Kommentar zu OLG Urteil: Todeszonen/ „Straße“ ist nur noch ein Euphemismus um Gemeinnutz vorzutäuschen: Das OLG Schleswig Holstein schreibt vor ein paar Wochen in einem Urteil, in dem es einer Fahrradfahrerin, allein aus der Tatsache der Straßenbenutzung, eine Mitschuld an einem „Autounfall“ gibt. (Autounfall ist auch ein Euphemismus, versuchter Totschlag wäre passend):
Es bestehe zwar keine Helmpflicht, so das Gericht, Fahrradfahrer seien jedoch im Straßenverkehr einem besonderen Verletzungsrisiko ausgesetzt und würden von Kraftfahrern oftmals nur als störende Hindernisse im frei fließenden Verkehr empfunden. Außerdem könne „nach dem heutigen Erkenntnisstand grundsätzlich davon ausgegangen werden, dass ein verständiger Mensch zur Vermeidung eigenen Schadens beim Radfahren einen Helm tragen wird".

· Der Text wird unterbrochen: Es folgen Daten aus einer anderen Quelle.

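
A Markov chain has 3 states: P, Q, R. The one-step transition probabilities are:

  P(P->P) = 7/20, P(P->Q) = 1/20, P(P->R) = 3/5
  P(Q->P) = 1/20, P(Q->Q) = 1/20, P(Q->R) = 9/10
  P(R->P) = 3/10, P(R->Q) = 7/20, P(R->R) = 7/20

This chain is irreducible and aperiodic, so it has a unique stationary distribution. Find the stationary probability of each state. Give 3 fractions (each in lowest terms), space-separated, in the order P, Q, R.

Answer: 121/464 97/464 123/232

Derivation:
The stationary distribution satisfies pi = pi * P, i.e.:
  pi_P = 7/20*pi_P + 1/20*pi_Q + 3/10*pi_R
  pi_Q = 1/20*pi_P + 1/20*pi_Q + 7/20*pi_R
  pi_R = 3/5*pi_P + 9/10*pi_Q + 7/20*pi_R
with normalization: pi_P + pi_Q + pi_R = 1.

Using the first 2 balance equations plus normalization, the linear system A*pi = b is:
  [-13/20, 1/20, 3/10] . pi = 0
  [1/20, -19/20, 7/20] . pi = 0
  [1, 1, 1] . pi = 1

Solving yields:
  pi_P = 121/464
  pi_Q = 97/464
  pi_R = 123/232

Verification (pi * P):
  121/464*7/20 + 97/464*1/20 + 123/232*3/10 = 121/464 = pi_P  (ok)
  121/464*1/20 + 97/464*1/20 + 123/232*7/20 = 97/464 = pi_Q  (ok)
  121/464*3/5 + 97/464*9/10 + 123/232*7/20 = 123/232 = pi_R  (ok)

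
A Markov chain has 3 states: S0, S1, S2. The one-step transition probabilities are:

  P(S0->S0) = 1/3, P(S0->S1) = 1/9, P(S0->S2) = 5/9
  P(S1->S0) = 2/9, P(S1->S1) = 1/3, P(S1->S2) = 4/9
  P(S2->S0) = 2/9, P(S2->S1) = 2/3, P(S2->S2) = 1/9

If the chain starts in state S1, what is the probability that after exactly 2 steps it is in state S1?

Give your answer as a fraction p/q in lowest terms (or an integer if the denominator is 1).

Computing P^2 by repeated multiplication:
P^1 =
  S0: [1/3, 1/9, 5/9]
  S1: [2/9, 1/3, 4/9]
  S2: [2/9, 2/3, 1/9]
P^2 =
  S0: [7/27, 4/9, 8/27]
  S1: [20/81, 35/81, 26/81]
  S2: [20/81, 26/81, 35/81]

(P^2)[S1 -> S1] = 35/81

Answer: 35/81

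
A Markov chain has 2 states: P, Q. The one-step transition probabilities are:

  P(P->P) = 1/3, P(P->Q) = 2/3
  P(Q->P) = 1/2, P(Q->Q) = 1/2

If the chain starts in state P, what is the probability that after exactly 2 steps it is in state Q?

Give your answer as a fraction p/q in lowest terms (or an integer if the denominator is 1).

Computing P^2 by repeated multiplication:
P^1 =
  P: [1/3, 2/3]
  Q: [1/2, 1/2]
P^2 =
  P: [4/9, 5/9]
  Q: [5/12, 7/12]

(P^2)[P -> Q] = 5/9

Answer: 5/9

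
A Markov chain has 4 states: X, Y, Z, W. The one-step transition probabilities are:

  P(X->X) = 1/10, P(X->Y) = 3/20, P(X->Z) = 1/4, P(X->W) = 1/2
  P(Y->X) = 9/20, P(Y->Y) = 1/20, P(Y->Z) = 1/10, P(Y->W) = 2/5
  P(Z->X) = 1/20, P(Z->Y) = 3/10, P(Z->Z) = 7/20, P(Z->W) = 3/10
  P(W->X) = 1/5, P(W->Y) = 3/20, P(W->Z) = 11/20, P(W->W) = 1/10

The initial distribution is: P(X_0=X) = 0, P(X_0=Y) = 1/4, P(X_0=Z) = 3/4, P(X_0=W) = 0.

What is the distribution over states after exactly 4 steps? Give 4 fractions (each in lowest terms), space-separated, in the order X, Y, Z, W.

Propagating the distribution step by step (d_{t+1} = d_t * P):
d_0 = (X=0, Y=1/4, Z=3/4, W=0)
  d_1[X] = 0*1/10 + 1/4*9/20 + 3/4*1/20 + 0*1/5 = 3/20
  d_1[Y] = 0*3/20 + 1/4*1/20 + 3/4*3/10 + 0*3/20 = 19/80
  d_1[Z] = 0*1/4 + 1/4*1/10 + 3/4*7/20 + 0*11/20 = 23/80
  d_1[W] = 0*1/2 + 1/4*2/5 + 3/4*3/10 + 0*1/10 = 13/40
d_1 = (X=3/20, Y=19/80, Z=23/80, W=13/40)
  d_2[X] = 3/20*1/10 + 19/80*9/20 + 23/80*1/20 + 13/40*1/5 = 161/800
  d_2[Y] = 3/20*3/20 + 19/80*1/20 + 23/80*3/10 + 13/40*3/20 = 271/1600
  d_2[Z] = 3/20*1/4 + 19/80*1/10 + 23/80*7/20 + 13/40*11/20 = 109/320
  d_2[W] = 3/20*1/2 + 19/80*2/5 + 23/80*3/10 + 13/40*1/10 = 231/800
d_2 = (X=161/800, Y=271/1600, Z=109/320, W=231/800)
  d_3[X] = 161/800*1/10 + 271/1600*9/20 + 109/320*1/20 + 231/800*1/5 = 1369/8000
  d_3[Y] = 161/800*3/20 + 271/1600*1/20 + 109/320*3/10 + 231/800*3/20 = 5893/32000
  d_3[Z] = 161/800*1/4 + 271/1600*1/10 + 109/320*7/20 + 231/800*11/20 = 11049/32000
  d_3[W] = 161/800*1/2 + 271/1600*2/5 + 109/320*3/10 + 231/800*1/10 = 4791/16000
d_3 = (X=1369/8000, Y=5893/32000, Z=11049/32000, W=4791/16000)
  d_4[X] = 1369/8000*1/10 + 5893/32000*9/20 + 11049/32000*1/20 + 4791/16000*1/5 = 56683/320000
  d_4[Y] = 1369/8000*3/20 + 5893/32000*1/20 + 11049/32000*3/10 + 4791/16000*3/20 = 117361/640000
  d_4[Z] = 1369/8000*1/4 + 5893/32000*1/10 + 11049/32000*7/20 + 4791/16000*11/20 = 221911/640000
  d_4[W] = 1369/8000*1/2 + 5893/32000*2/5 + 11049/32000*3/10 + 4791/16000*1/10 = 93681/320000
d_4 = (X=56683/320000, Y=117361/640000, Z=221911/640000, W=93681/320000)

Answer: 56683/320000 117361/640000 221911/640000 93681/320000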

http://www.adfc.de/news/mitverschulden-ohne-fahrradhelm-adfc-kritisiert-urteil?p_p_nr=3
Nach dem heutigen Erkenntnisstand sind aber Fahrradhelme nutzlos oder sogar gefährlich, wie Studien aus Kanada und Australien beweisen. Der Fahrradhelm ist einerseits ebenso eine Beschwichtigung und dient andererseits als Stigma des todgeweihten Menschenopfers, der sich zu seiner „Schuld“ öffentlich bekennt.
In einem Artikel auf http://www.zeit.de/auto/2013-06/auto-verkehr-unfalltote-historisch/ lesen wir:
[...] Der Opfer wurde wie gefallener Soldaten gedacht. Gedenkmärsche für die verlorenen Kinder wurden abgehalten, Mahnmale aufgestellt, Antiautovereine gegründet. Zeitungen wie die St. Louis Star verglichen das Automobil mit dem Gott Moloch, dem im Altertum die Ammoniter im Tausch gegen Wohlstand ihre Kinder opferten. [...]
Bis in die 1930er Jahre hinein wurden Unfallfahrer des Totschlags angeklagt und gegebenenfalls entsprechend verurteilt. [...]
Schon bald entwickelte einer der führenden Köpfe von Motordom, der PR-Fachmann E. B. Lefferts, einen genialen Plan, der die Stimmung in der Bevölkerung drehen sollte [...]
Als wichtigste Komponente dieser Argumentationsumkehrung erfand Motordom den Kampfbegriff Jaywalking.[...] bezeichnet das illegale Überqueren einer Straße [...]
Heute ist das Trauern um die Menschenopfer tabu. Wir trauern stündlich im Radio um die am freien Fluss gehinderten Autos. In dieser Ideologie können Menschen (o. Tiere, Pflanzen, Dinge), im öffentlichen Raum nur, legal: Frachtgut, oder illegal: Hindernisse, von Autos sein. So kann es auch keinen Verein geben der sich um die Gewaltopfer der Autos kümmert, sie sind ja wie oben vom OLG festgestellt illegal (Hindernisse) im öffentlichen Raum! Ich habe schon öfter „Unfallopfer“ (Euphemismus) befragt: sie reden ungern darüber und wenn, dann beschwichtigen sie selbst und lehnen ab Opfer zu sein und fangen gar an sich selbst Schuld zu geben.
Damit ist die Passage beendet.